There have been similar claims in the intervening years including 2017 as it drew to a close and this is, of course, music to my ears. I have long been a champion for increased media coverage of women’s sport and greater recognition of female athletes and I would be delighted to see the stats improve which are still dire; the latest figures show that only 7 percent of media coverage of sport is of women’s sport and less than one percent of sports sponsorship goes into women’s sport.
There are few who would dispute that these figures are unacceptably low but what concerns me is the assumption that one good year of sport from female athletes will suddenly change everything. Instead, we need to aim for slow but steady improvements year on year. Attitudes will not change overnight but there are encouraging signs and small but not insignificant improvements are happening.
Yet the disparity remains huge, something that was highlighted by the voting at BBC Sports Personality of the Year a few weeks ago. Of the twelve nominees, four were female yet the sportswomen filled the bottom four positions. The women’s lack of votes says far more about their low profile than it does about their sporting achievements.
While it may sound somewhat pessimistic to suggest that change will be gradual, it is actually the best way for it to happen.
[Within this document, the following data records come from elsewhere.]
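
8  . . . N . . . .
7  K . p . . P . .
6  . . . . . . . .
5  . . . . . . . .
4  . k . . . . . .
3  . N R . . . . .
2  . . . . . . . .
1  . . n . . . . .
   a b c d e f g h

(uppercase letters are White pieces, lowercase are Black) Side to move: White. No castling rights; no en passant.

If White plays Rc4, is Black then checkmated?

no

After Rc4: black king on b4; in check: yes, from the white rook on c4.
Black has 4 legal replies: Kb5, Kxc4, Kxb3, Ka3.
In check but a legal move exists → not checkmate.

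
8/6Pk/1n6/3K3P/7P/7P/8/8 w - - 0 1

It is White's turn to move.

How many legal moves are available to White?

White to move; king on d5.
In check: yes, from the black knight on b6.
Legal moves: Ke6, Kd6, Kc6, Ke5, Kc5, Ke4, Kd4.
Count: 7.

7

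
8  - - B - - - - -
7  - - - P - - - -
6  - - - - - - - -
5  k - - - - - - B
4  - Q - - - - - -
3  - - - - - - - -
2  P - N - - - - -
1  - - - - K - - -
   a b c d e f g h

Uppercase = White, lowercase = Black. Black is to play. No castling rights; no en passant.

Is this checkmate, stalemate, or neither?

Black to move; black king on a5.
In check: yes, from the white queen on b4.
King squares — a4: attacked by Qb4; b4: attacked by Nc2; b5: attacked by Qb4; a6: attacked by Bc8; b6: attacked by Qb4.
Legal moves for Black: none.
In check with no legal moves → checkmate.

checkmate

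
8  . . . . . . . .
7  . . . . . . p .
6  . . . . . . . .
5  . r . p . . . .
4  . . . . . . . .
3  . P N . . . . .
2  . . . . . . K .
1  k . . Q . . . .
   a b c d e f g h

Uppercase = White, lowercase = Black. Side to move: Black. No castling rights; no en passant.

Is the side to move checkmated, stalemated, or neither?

neither

Black to move; black king on a1.
In check: yes, from the white queen on d1.
King squares — b1: attacked by Qd1; a2: attacked by Nc3; b2: available.
Legal moves for Black: Kb2.
Black is in check but has 1 legal move → neither.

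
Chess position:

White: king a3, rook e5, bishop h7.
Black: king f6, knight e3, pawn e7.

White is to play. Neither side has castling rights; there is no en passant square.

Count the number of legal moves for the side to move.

23

White to move; king on a3.
In check: no.
Legal moves: Bg8, Bg6, Bf5, Be4, Bd3, Bc2, Bb1, Rxe7, Re6+, Rh5, Rg5, Rf5+, Rd5, Rc5, Rb5, Ra5, Re4, Rxe3, Kb4, Ka4, Kb3, Kb2, Ka2.
Count: 23.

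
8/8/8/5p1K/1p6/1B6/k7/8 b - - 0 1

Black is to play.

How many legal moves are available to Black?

5

Black to move; king on a2.
In check: yes, from the white bishop on b3.
Legal moves: Kxb3, Ka3, Kb2, Kb1, Ka1.
Count: 5.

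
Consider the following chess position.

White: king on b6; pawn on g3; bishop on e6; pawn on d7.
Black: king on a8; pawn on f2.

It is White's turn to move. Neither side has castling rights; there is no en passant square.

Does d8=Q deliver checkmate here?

yes

After d8=Q: black king on a8; in check: yes, from the white queen on d8.
King squares — a7: attacked by Kb6; b7: attacked by Kb6; b8: attacked by Qd8.
Black has no legal moves → checkmate.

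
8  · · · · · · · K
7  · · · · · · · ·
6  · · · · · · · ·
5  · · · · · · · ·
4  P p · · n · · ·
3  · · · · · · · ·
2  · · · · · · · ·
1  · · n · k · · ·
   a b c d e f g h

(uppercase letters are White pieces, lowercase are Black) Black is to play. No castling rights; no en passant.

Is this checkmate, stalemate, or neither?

neither

Black to move; black king on e1.
In check: no.
Legal moves for Black: Nf6, Nd6, Ng5, Nc5, Ng3, Nc3, Nf2, Nd2, Kf2, Ke2, Kd2, Kf1, Kd1, Nd3, Nb3, Ne2, Na2, b3.
Black has 18 legal moves and is not in check → neither.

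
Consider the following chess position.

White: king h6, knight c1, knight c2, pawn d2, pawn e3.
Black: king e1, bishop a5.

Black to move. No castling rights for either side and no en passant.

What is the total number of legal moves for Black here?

Black to move; king on e1.
In check: yes, from the white knight on c2.
Legal moves: Kf2, Kxd2, Kf1, Kd1.
Count: 4.

4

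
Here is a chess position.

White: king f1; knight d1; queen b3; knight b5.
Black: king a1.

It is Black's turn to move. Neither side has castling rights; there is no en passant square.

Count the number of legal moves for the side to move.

Black to move; king on a1.
In check: no.
Legal moves: none.
Count: 0.

0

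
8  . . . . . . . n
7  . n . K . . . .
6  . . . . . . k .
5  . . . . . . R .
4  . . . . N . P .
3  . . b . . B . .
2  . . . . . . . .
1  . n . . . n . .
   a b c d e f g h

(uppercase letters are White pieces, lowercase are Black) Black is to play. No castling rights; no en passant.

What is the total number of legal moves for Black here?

Black to move; king on g6.
In check: yes, from the white rook on g5.
Legal moves: Kh7, Kf7, Kh6.
Count: 3.

3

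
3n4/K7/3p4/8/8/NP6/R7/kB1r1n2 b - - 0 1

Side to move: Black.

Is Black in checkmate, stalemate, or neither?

Black to move; black king on a1.
In check: yes, from the white rook on a2.
King squares — b1: attacked by Na3; a2: attacked by Bb1; b2: attacked by Ra2.
Legal moves for Black: none.
In check with no legal moves → checkmate.

checkmate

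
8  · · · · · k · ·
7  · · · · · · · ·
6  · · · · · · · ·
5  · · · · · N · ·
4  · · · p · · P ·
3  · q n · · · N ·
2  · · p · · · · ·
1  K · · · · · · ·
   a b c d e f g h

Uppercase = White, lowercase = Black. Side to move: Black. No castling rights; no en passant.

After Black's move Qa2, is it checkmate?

After Qa2: white king on a1; in check: yes, from the black queen on a2.
King squares — b1: attacked by Qa2; a2: attacked by Nc3; b2: attacked by Qa2.
White has no legal moves → checkmate.

yes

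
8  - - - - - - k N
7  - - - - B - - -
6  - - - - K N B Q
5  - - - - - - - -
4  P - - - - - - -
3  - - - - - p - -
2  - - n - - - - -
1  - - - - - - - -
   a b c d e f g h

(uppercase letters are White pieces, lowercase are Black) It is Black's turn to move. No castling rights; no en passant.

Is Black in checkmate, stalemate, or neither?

checkmate

Black to move; black king on g8.
In check: yes, from the white knight on f6.
King squares — f7: attacked by Ke6; g7: attacked by Qh6; h7: attacked by Nf6; f8: attacked by Qh6; h8: attacked by Qh6.
Legal moves for Black: none.
In check with no legal moves → checkmate.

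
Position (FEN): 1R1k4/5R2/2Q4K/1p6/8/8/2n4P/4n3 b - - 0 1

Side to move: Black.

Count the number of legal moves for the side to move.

0

Black to move; king on d8.
In check: yes, from the white rook on b8.
Legal moves: none.
Count: 0.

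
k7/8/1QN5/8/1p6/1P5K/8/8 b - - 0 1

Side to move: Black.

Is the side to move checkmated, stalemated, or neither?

Black to move; black king on a8.
In check: no.
King squares — a7: attacked by Qb6; b7: attacked by Qb6; b8: attacked by Qb6.
Legal moves for Black: none.
Not in check and no legal moves → stalemate.

stalemate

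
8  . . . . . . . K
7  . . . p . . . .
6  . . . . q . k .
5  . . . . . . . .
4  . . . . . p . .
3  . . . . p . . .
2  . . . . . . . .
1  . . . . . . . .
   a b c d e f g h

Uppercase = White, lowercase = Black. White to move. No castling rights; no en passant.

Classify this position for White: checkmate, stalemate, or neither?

stalemate

White to move; white king on h8.
In check: no.
King squares — g7: attacked by Kg6; h7: attacked by Kg6; g8: attacked by Qe6.
Legal moves for White: none.
Not in check and no legal moves → stalemate.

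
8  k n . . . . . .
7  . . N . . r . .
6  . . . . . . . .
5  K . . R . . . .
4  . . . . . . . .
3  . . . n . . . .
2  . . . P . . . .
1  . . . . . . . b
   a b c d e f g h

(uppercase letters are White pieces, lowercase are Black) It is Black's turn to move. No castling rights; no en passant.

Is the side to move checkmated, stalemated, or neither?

Black to move; black king on a8.
In check: yes, from the white knight on c7.
King squares — a7: available; b7: available; b8: own knight.
Legal moves for Black: Kb7, Ka7, Rxc7.
Black is in check but has 3 legal moves → neither.

neither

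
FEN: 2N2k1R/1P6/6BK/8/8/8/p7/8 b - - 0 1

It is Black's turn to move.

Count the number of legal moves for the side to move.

Black to move; king on f8.
In check: yes, from the white rook on h8.
Legal moves: none.
Count: 0.

0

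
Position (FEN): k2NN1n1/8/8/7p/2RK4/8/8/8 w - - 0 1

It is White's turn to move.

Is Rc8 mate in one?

After Rc8: black king on a8; in check: yes, from the white rook on c8.
Black has 1 legal reply: Ka7.
In check but a legal move exists → not checkmate.

no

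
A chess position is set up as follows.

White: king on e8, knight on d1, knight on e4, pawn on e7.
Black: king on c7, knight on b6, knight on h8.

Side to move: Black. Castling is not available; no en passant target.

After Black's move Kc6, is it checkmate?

no

After Kc6: white king on e8; in check: no.
White is not in check, so this cannot be checkmate.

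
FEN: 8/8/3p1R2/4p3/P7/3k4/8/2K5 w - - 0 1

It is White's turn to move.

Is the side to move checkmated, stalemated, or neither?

neither

White to move; white king on c1.
In check: no.
Legal moves for White: Rf8, Rf7, Rh6, Rg6, Re6, Rxd6+, Rf5, Rf4, Rf3+, Rf2, Rf1, Kb2, Kd1, Kb1, a5.
White has 15 legal moves and is not in check → neither.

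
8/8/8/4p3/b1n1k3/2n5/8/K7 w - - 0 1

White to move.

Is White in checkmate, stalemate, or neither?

stalemate

White to move; white king on a1.
In check: no.
King squares — b1: attacked by Nc3; a2: attacked by Nc3; b2: attacked by Nc4.
Legal moves for White: none.
Not in check and no legal moves → stalemate.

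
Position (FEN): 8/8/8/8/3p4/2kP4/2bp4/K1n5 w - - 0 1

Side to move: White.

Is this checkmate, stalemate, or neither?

stalemate

White to move; white king on a1.
In check: no.
King squares — b1: attacked by Bc2; a2: attacked by Nc1; b2: attacked by Kc3.
Legal moves for White: none.
Not in check and no legal moves → stalemate.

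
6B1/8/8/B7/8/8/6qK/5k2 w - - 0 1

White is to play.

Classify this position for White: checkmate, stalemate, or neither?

White to move; white king on h2.
In check: yes, from the black queen on g2.
King squares — g1: attacked by Kf1; h1: attacked by Qg2; g2: attacked by Kf1; g3: attacked by Qg2; h3: attacked by Qg2.
Legal moves for White: none.
In check with no legal moves → checkmate.

checkmate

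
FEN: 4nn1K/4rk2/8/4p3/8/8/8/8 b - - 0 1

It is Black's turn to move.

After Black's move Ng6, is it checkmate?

no

After Ng6: white king on h8; in check: yes, from the black knight on g6.
White has 1 legal reply: Kh7.
In check but a legal move exists → not checkmate.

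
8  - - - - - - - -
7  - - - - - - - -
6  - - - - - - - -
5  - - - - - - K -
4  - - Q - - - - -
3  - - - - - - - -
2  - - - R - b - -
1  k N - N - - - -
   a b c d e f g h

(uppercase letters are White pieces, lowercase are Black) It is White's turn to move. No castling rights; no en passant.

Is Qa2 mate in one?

yes

After Qa2: black king on a1; in check: yes, from the white queen on a2.
King squares — b1: attacked by Qa2; a2: attacked by Rd2; b2: attacked by Nd1.
Black has no legal moves → checkmate.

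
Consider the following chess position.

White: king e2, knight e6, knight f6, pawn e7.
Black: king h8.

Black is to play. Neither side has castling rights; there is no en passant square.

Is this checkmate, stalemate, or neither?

Black to move; black king on h8.
In check: no.
King squares — g7: attacked by Ne6; h7: attacked by Nf6; g8: attacked by Nf6.
Legal moves for Black: none.
Not in check and no legal moves → stalemate.

stalemate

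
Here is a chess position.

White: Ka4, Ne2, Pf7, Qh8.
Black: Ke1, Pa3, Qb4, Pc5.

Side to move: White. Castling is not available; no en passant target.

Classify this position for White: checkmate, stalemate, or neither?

checkmate

White to move; white king on a4.
In check: yes, from the black queen on b4.
King squares — a3: attacked by Qb4; b3: attacked by Qb4; b4: attacked by Pc5; a5: attacked by Qb4; b5: attacked by Qb4.
Legal moves for White: none.
In check with no legal moves → checkmate.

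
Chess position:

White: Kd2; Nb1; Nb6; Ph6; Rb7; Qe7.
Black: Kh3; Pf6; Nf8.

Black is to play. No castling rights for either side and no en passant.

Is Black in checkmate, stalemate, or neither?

Black to move; black king on h3.
In check: no.
Legal moves for Black: Nh7, Nd7, Ng6, Ne6, Kh4, Kg4, Kg3, Kh2, Kg2, f5.
Black has 10 legal moves and is not in check → neither.

neither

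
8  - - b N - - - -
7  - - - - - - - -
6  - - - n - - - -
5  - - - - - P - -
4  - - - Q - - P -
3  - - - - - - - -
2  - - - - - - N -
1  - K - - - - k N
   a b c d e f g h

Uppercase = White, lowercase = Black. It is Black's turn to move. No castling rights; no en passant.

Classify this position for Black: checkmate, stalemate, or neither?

neither

Black to move; black king on g1.
In check: yes, from the white queen on d4.
King squares — f1: available; h1: available; f2: attacked by Nh1; g2: available; h2: available.
Legal moves for Black: Kh2, Kxg2, Kxh1, Kf1.
Black is in check but has 4 legal moves → neither.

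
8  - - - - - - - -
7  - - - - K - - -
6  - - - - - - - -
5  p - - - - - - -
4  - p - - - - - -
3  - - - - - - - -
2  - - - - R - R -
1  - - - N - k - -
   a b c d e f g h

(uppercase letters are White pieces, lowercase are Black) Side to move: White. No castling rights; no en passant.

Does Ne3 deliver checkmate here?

yes

After Ne3: black king on f1; in check: yes, from the white knight on e3.
King squares — e1: attacked by Re2; g1: attacked by Rg2; e2: attacked by Rg2; f2: attacked by Re2; g2: attacked by Re2.
Black has no legal moves → checkmate.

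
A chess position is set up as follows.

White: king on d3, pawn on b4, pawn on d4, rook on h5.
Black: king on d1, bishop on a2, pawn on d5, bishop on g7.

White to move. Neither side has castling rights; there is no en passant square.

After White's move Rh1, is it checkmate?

After Rh1: black king on d1; in check: yes, from the white rook on h1.
King squares — c1: attacked by Rh1; e1: attacked by Rh1; c2: attacked by Kd3; d2: attacked by Kd3; e2: attacked by Kd3.
Black has no legal moves → checkmate.

yes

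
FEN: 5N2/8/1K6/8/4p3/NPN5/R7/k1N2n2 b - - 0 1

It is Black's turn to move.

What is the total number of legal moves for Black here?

0

Black to move; king on a1.
In check: yes, from the white rook on a2.
Legal moves: none.
Count: 0.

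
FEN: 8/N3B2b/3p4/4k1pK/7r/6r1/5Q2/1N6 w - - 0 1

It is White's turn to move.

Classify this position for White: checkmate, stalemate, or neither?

White to move; white king on h5.
In check: yes, from the black rook on h4.
King squares — g4: attacked by Rg3; h4: attacked by Pg5; g5: attacked by Rg3; g6: attacked by Bh7; h6: attacked by Rh4.
Legal moves for White: none.
In check with no legal moves → checkmate.

checkmate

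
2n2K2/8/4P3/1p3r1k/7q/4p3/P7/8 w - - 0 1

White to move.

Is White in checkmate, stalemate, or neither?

White to move; white king on f8.
In check: yes, from the black rook on f5.
King squares — e7: attacked by Qh4; f7: attacked by Rf5; g7: available; e8: available; g8: available.
Legal moves for White: Kg8, Ke8, Kg7.
White is in check but has 3 legal moves → neither.

neither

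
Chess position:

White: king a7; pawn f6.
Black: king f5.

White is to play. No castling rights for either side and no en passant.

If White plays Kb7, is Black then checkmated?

no

After Kb7: black king on f5; in check: no.
Black is not in check, so this cannot be checkmate.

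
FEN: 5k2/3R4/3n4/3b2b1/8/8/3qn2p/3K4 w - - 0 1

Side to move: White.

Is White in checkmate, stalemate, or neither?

White to move; white king on d1.
In check: yes, from the black queen on d2.
King squares — c1: attacked by Qd2; e1: attacked by Qd2; c2: attacked by Qd2; d2: attacked by Bg5; e2: attacked by Qd2.
Legal moves for White: none.
In check with no legal moves → checkmate.

checkmate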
The problem with one stand-out year in terms of women’s sport, as happened in 2012, is that covering female athletes becomes more like a fad than any kind of permanent change in mentality.
2017 continued the gradual closing of the gap between men’s and women’s sport in Scotland – the women’s national football team reaching its first-ever major championships was a huge step forward, Laura Muir was arguably the highest-profile Scottish athlete outside of the usual suspects of football, rugby and Andy Murray and Sammi Kinghorn was crowned 'Sportsperson of the Year'.
2018 gives me more cause for optimism. The Commonwealth Games promises much in terms of raising the profile of women’s sport once again. Hannah Miley has the potential to make history by becoming the first Scot to win gold in the same event at three consecutive Commonwealth Games, while the athletics team includes Scotland’s most decorated track and field athlete ever, Eilidh Doyle. And there is a raft of further potential medal-winning females including Katie Archibald, Grace Reid, the McIntosh sisters and the women’s hockey team.
Before the Commonwealth Games kick off, the Winter Olympics will see Elise Christie attempt to win her maiden Olympic medal following her 2014 nightmare when she was disqualified from all three of her events – and I predict she will come home with more than one piece of silverware – while Eve Muirhead and her rink will be aiming to improve on their curling bronze that they won in 2014.
The women’s national football team continues to improve at an excitingly fast rate and with the ever-impressive Shelley Kerr at the helm, it seems unfathomable that their progress over the next twelve months will not be expedited even further.
UWS Sirens netball team have learnt from the experience of their maiden season and with Glasgow 2018 coming to these shores, there will be further interest in sports that often struggle to wrestle the limelight from the ever-dominant men’s football.
So while progress in terms of raising the profile of and the investment in women’s sport, at times, appears to be negligible, we should not be discouraged. If change happens too fast, it is likely it won’t stick. Instead, we should be heartened by the incremental improvements that are undoubtedly happening. 2018 will be another good year for women’s sport – and while it won’t solve all the problems, it will take us another baby step forward.